I am double the age of my son and so grew up in another era. Just like any child/parent relationship there are aspects of life you just don’t understand about each other. I wanted Callum to experience as much as possible while on the AT; not just the experience of hiking through 14 states, but the culture, the people, and the community. If we happened to meet up with hikers in Callum’s age group I would take a step back and allow them to interact, often telling Callum to hike ahead with the group so they could spend some time together. Or, when we got into town, I would stay behind while he went socializing with them. This was important for several reasons; mainly he would experience America and Americans from a diverse background. Also he had a chance to talk about “his world;” the music, politics, issues and concerns that (to be honest) I just don’t understand.

8) Communicate

This must be the most important strategy to utilize. Talk to each other in a meaningful way, I don’t mean chit-chatting as you hike, I mean communicate on a level where both people have a stake in the plan for the thru-hike; a day’s hiking distance, rest days, locations to stay, etc. We started in the planning stage, going over the plan for the hike (even though it changed almost as soon as we started), gear and even first aid training. Each night I would talk with Callum about where we would head to the next day, rest locations, start times, etc. We discussed issues as they arose, identified available options, and then came to a solution that worked for both of us.

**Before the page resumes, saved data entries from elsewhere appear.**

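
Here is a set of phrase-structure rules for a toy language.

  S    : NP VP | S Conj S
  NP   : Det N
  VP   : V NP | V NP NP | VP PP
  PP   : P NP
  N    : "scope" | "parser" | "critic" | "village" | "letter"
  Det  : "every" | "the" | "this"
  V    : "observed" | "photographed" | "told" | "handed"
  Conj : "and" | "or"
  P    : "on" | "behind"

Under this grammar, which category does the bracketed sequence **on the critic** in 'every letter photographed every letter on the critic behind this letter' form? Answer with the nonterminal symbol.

[S [NP [Det every] [N letter]] [VP [VP [VP [V photographed] [NP [Det every] [N letter]]] [PP [P on] [NP [Det the] [N critic]]]] [PP [P behind] [NP [Det this] [N letter]]]]]
The span 'on the critic' is the PP node built by PP → P NP.

PP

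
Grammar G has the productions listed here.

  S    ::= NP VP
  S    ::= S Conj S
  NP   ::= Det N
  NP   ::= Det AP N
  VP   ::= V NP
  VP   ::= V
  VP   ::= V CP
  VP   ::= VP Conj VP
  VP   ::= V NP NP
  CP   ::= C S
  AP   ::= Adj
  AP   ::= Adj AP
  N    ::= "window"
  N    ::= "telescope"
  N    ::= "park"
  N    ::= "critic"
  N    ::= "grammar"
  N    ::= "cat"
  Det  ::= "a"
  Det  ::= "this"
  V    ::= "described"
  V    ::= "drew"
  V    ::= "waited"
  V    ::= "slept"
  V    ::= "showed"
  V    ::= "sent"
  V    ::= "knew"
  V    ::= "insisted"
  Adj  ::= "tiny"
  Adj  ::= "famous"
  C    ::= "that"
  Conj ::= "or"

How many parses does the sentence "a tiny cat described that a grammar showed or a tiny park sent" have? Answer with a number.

2

The two bracketings:
[S [NP [Det a] [AP [Adj tiny]] [N cat]] [VP [V described] [CP [C that] [S [S [NP [Det a] [N grammar]] [VP [V showed]]] [Conj or] [S [NP [Det a] [AP [Adj tiny]] [N park]] [VP [V sent]]]]]]]
[S [S [NP [Det a] [AP [Adj tiny]] [N cat]] [VP [V described] [CP [C that] [S [NP [Det a] [N grammar]] [VP [V showed]]]]]] [Conj or] [S [NP [Det a] [AP [Adj tiny]] [N park]] [VP [V sent]]]]
The trees differ in how a recursive rule is bracketed over the same span.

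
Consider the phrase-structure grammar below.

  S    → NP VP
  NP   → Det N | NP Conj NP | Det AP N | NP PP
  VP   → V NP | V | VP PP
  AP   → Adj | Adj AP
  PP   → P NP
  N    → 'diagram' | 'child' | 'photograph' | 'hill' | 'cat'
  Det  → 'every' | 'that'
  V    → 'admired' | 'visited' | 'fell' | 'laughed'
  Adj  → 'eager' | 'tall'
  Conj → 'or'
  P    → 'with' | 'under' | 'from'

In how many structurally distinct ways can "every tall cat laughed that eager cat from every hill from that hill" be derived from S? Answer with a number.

Two of the 5 distinct bracketings:
[S [NP [Det every] [AP [Adj tall]] [N cat]] [VP [V laughed] [NP [NP [Det that] [AP [Adj eager]] [N cat]] [PP [P from] [NP [NP [Det every] [N hill]] [PP [P from] [NP [Det that] [N hill]]]]]]]]
[S [NP [Det every] [AP [Adj tall]] [N cat]] [VP [V laughed] [NP [NP [NP [Det that] [AP [Adj eager]] [N cat]] [PP [P from] [NP [Det every] [N hill]]]] [PP [P from] [NP [Det that] [N hill]]]]]]
The trees differ in how a recursive rule is bracketed over the same span.

5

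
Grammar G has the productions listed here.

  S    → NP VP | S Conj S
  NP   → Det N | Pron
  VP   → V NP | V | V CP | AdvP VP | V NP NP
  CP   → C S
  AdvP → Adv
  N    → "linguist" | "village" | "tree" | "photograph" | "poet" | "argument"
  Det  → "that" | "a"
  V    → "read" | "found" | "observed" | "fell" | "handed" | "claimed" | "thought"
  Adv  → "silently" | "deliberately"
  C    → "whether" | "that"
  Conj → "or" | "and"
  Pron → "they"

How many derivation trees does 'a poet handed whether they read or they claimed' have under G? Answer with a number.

2

The two bracketings:
[S [NP [Det a] [N poet]] [VP [V handed] [CP [C whether] [S [S [NP [Pron they]] [VP [V read]]] [Conj or] [S [NP [Pron they]] [VP [V claimed]]]]]]]
[S [S [NP [Det a] [N poet]] [VP [V handed] [CP [C whether] [S [NP [Pron they]] [VP [V read]]]]]] [Conj or] [S [NP [Pron they]] [VP [V claimed]]]]
The trees differ in how a recursive rule is bracketed over the same span.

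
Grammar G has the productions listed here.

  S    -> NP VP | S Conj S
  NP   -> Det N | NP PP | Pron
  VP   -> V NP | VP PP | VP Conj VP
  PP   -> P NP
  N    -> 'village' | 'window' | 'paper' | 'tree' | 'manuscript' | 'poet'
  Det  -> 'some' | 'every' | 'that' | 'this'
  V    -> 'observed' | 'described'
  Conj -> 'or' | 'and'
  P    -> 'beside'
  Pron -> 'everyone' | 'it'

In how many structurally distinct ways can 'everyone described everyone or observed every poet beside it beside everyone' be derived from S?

9

Two of the 9 distinct bracketings:
[S [NP [Pron everyone]] [VP [VP [VP [V described] [NP [Pron everyone]]] [Conj or] [VP [V observed] [NP [Det every] [N poet]]]] [PP [P beside] [NP [NP [Pron it]] [PP [P beside] [NP [Pron everyone]]]]]]]
[S [NP [Pron everyone]] [VP [VP [VP [VP [V described] [NP [Pron everyone]]] [Conj or] [VP [V observed] [NP [Det every] [N poet]]]] [PP [P beside] [NP [Pron it]]]] [PP [P beside] [NP [Pron everyone]]]]]
The difference turns on whether NP → NP PP is used at the relevant span, versus an alternative expansion of NP.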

So would I hike with my son again? Absolutely! It was an amazing adventure that wouldn’t have been half the experience without him. In fact, I would go as far to say I may not have succeeded without him with me. It was great for a father to spend quality time with a son and for me to see the man he has become. I am proud of him and all he overcame and achieved on the hike and know that it’s something we will share for the rest of our lives. I am pleased that when he has kids and grandchildren, he can talk of the time he and his dad hiked the AT together. But I also hope he has a close relationship with his children that I didn’t have with him. I hope that he takes his child on an adventure of a lifetime.